Every year, countless pounds of wild blueberries are harvested in Maine and thousands of people migrate to Washington County to pick them.
“All I can say is it’s hard, it’s hard work,” says Sharon Garciliano.
Garciliano and her family drove more than 30 hours from Mississippi for the month-long harvest. They’re just a few of many who arrive and need help getting settled.
“Workers will come here with really just their cars,” says Chris Huh, Program Manager for Farm Worker Jobs Program out of Eastern Maine Development Corporation.
The Rakers’ Center is where many come for housing assistance, healthcare, food vouchers and summer school.
“We help with tents, we help with some auto repair,” Huh explains.
The Maine Migrant Education Program funded by the US Department of Labor runs the Blueberry Harvest School.

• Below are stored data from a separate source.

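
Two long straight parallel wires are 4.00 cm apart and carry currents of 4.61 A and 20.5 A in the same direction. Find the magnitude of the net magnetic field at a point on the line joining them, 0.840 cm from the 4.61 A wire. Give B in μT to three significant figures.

B ≈ 20.0 μT

Each long wire gives B = μ₀I/(2πd). Distances are d₁ = 0.0084 m and d₂ = 0.0316 m.
B₁ = 1.10×10⁻⁴ T, B₂ = 1.30×10⁻⁴ T.
Between parallel currents the two contributions point in opposite directions, so they subtract. B = |B₁ − B₂| = |1.10×10⁻⁴ − 1.30×10⁻⁴| = 2.00×10⁻⁵ T.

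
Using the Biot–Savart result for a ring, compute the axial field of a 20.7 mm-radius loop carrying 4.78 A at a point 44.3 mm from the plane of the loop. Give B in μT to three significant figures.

B ≈ 11.0 μT

On the axis of a circular loop, B = μ₀IR² / [2(R²+z²)^(3/2)].
R² + z² = (0.0207)² + (0.0443)² = 0.002391 m², and (R²+z²)^(3/2) = 1.17×10⁻⁴ m³.
B = (4π×10⁻⁷ × 4.78 × 0.0004285) / (2 × 1.17×10⁻⁴) = 1.10×10⁻⁵ T.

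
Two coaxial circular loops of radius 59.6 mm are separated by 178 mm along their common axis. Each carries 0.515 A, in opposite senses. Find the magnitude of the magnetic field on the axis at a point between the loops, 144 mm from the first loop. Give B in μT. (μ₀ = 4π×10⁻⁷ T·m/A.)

B ≈ 3.25 μT

Each loop contributes B = μ₀IR²/[2(R²+z²)^(3/2)] on the axis, with z measured from that loop.
Loop 1 (z = 0.144 m): B₁ = 3.04×10⁻⁷ T. Loop 2 (z = 0.034 m): B₂ = 3.56×10⁻⁶ T.
The fields oppose: B = |B₁ − B₂| = 3.25×10⁻⁶ T.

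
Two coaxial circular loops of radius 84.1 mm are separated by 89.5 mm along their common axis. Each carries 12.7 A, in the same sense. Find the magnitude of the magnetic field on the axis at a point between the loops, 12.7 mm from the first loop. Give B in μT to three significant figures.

B ≈ 130 μT

Each loop contributes B = μ₀IR²/[2(R²+z²)^(3/2)] on the axis, with z measured from that loop.
Loop 1 (z = 0.0127 m): B₁ = 9.17×10⁻⁵ T. Loop 2 (z = 0.0768 m): B₂ = 3.82×10⁻⁵ T.
The fields add: B = B₁ + B₂ = 1.30×10⁻⁴ T.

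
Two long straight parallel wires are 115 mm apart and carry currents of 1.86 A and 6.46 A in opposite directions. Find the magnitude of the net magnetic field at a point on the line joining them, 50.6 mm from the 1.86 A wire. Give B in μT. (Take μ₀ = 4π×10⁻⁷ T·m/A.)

Each long wire gives B = μ₀I/(2πd). Distances are d₁ = 0.0506 m and d₂ = 0.0644 m.
B₁ = 7.35×10⁻⁶ T, B₂ = 2.01×10⁻⁵ T.
Between antiparallel currents both contributions point the same way, so they add. B = B₁ + B₂ = 7.35×10⁻⁶ + 2.01×10⁻⁵ = 2.74×10⁻⁵ T.

B ≈ 27.4 μT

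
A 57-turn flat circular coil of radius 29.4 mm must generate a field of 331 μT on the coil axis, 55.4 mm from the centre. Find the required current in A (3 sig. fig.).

I ≈ 2.64 A

For an N-turn coil, B = Nμ₀IR²/[2(R²+z²)^(3/2)] with R = 0.0294 m, z = 0.0554 m, so I = 2B(R²+z²)^(3/2)/(Nμ₀R²) = 2 × 3.31×10⁻⁴ × 2.47×10⁻⁴ / (57 × 4π×10⁻⁷ × 0.0008644) = 2.64 A.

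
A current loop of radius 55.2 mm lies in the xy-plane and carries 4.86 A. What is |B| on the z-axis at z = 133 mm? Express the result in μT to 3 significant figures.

On the axis of a circular loop, B = μ₀IR² / [2(R²+z²)^(3/2)].
R² + z² = (0.0552)² + (0.133)² = 0.02074 m², and (R²+z²)^(3/2) = 2.99×10⁻³ m³.
B = (4π×10⁻⁷ × 4.86 × 0.003047) / (2 × 2.99×10⁻³) = 3.12×10⁻⁶ T.

B ≈ 3.12 μT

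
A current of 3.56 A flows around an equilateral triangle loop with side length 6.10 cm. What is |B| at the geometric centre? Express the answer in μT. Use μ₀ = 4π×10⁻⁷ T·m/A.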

“The needs are anywhere from English as a second language to basic life skills the main goal of the program is to help the migrant children graduate and become productive citizens of the community,” says Jorge Echegaray, he’s worked with the Main Migrant Education Program for six seasons now.
Elizabeth Gould came down from Nova Scotia, her daughters go to the school while she rakes blueberries.
“My kids love the school down here and they don’t even like going to school in Cape Breton,” Gould says.
In just one day, 49 kids signed up for school.
“They go back more ready for school they go back eager to learn share their experiences with their other classmates,” says Echegaray.
The moms say it’s nice to have help you can depend on.
“Especially when we first start cause we don’t have… A lot of people spend a lot of money on their rakes and money on gas,” says Garciliano.
“We get sick down here or something like that, we just come to the medical van and they help a lot,” says Gould.
“To me it’s really good, a lot of help,” says another migrant worker.